Soybeans should lead the way toward higher prices in the coming months, due largely to friendly supply and demand numbers, according to Brian Hoops, a grain analyst with Midwest Market Solutions.

Hoops, speaking at a Minneapolis Grain Exchange press briefing on USDA’s Nov. 9 Crop Report and World Agricultural Supply and Demand Estimates, noted that declining soybean yields which brought production down to 3.375 billion bushels, “makes ending stocks a very tight 185 million bushels.”

USDA also increased soybean exports by 50 million bushels to a record 1.57 billion bushels. “The real story here is demand. USDA has underestimated final demand in November for 15 out of the last 20 years. Now we can probably make that 16 out of 21.”

The strong demand should push prices higher, according to Hoops.

“I think you have to look at the soybean market trying to push higher and make new highs as we reach the end of the year. It’s unlikely that we’re going to see major setbacks in the soybean markets, other than profit-taking pullbacks. The end users will be there aggressively buying and supporting the market because of our strong exports to China.”

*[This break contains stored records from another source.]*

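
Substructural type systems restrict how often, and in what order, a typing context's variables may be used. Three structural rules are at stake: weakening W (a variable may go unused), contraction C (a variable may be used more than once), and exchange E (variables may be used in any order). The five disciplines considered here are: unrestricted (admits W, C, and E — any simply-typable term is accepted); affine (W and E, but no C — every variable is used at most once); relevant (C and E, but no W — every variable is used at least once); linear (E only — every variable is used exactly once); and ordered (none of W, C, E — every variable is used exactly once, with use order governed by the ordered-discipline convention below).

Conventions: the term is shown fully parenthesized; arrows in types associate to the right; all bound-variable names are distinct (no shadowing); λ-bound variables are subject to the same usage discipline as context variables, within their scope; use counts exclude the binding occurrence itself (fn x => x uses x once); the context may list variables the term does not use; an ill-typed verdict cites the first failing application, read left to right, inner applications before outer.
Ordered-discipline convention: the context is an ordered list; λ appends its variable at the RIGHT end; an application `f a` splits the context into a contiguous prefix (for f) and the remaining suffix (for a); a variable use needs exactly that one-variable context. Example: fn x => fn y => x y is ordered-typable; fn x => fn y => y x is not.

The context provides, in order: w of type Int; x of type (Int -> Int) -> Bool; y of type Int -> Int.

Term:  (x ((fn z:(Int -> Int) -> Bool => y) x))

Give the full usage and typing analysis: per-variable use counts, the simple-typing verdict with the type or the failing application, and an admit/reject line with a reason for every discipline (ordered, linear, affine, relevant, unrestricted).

variable uses: w: 0; x: 2; y: 1; z (λ-bound): 0
order of uses: x, y, x
typing: ✓ — Bool
ordered: ✗, uses contraction: x ×2; unused: w, z — weakening required
linear: ✗, uses contraction: x ×2; unused: w, z — weakening required
affine: ✗, uses contraction: x ×2
relevant: ✗, unused: w, z — weakening required
unrestricted: ✓, type-checks (Bool) and nothing is barred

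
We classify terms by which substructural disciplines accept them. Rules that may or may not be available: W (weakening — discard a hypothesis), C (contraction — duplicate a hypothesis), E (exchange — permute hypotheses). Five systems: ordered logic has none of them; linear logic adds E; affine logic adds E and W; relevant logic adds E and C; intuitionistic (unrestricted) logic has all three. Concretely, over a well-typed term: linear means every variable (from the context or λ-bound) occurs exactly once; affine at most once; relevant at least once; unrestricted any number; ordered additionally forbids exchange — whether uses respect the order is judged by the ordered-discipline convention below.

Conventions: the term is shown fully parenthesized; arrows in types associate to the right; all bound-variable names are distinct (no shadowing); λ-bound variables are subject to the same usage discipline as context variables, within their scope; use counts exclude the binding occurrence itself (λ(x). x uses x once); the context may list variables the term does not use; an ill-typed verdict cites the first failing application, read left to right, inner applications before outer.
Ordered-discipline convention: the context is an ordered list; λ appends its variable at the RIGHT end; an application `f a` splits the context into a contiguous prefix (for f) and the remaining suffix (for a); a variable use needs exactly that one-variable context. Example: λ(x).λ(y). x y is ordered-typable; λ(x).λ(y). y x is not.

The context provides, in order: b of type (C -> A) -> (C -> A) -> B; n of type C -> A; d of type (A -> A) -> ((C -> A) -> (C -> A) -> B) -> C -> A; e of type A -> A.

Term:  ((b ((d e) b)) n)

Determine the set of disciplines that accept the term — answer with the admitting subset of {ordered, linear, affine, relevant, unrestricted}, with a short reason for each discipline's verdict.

admitted by: relevant, unrestricted
counts: b: 2, n: 1, d: 1, e: 1
uses in reading order: b, d, e, b, n
typing: the term checks, with type B
ordered ✗ (uses contraction: b ×2)
linear ✗ (uses contraction: b ×2)
affine ✗ (uses contraction: b ×2)
relevant ✓ (none of b, n, d, e goes unused)
unrestricted ✓ (type-checks (B) and nothing is barred)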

Soybean prices aren’t likely to exceed the all-time high of $16.60, “which would be a $4 rally from here,” Hoops said. “You would have to have an acreage battle or South American weather problems to push into that area. At some point, China will slow down their buying from the United States and shift to South America, if they have a good crop. I would look for price appreciation during the winter of $1 to $2.”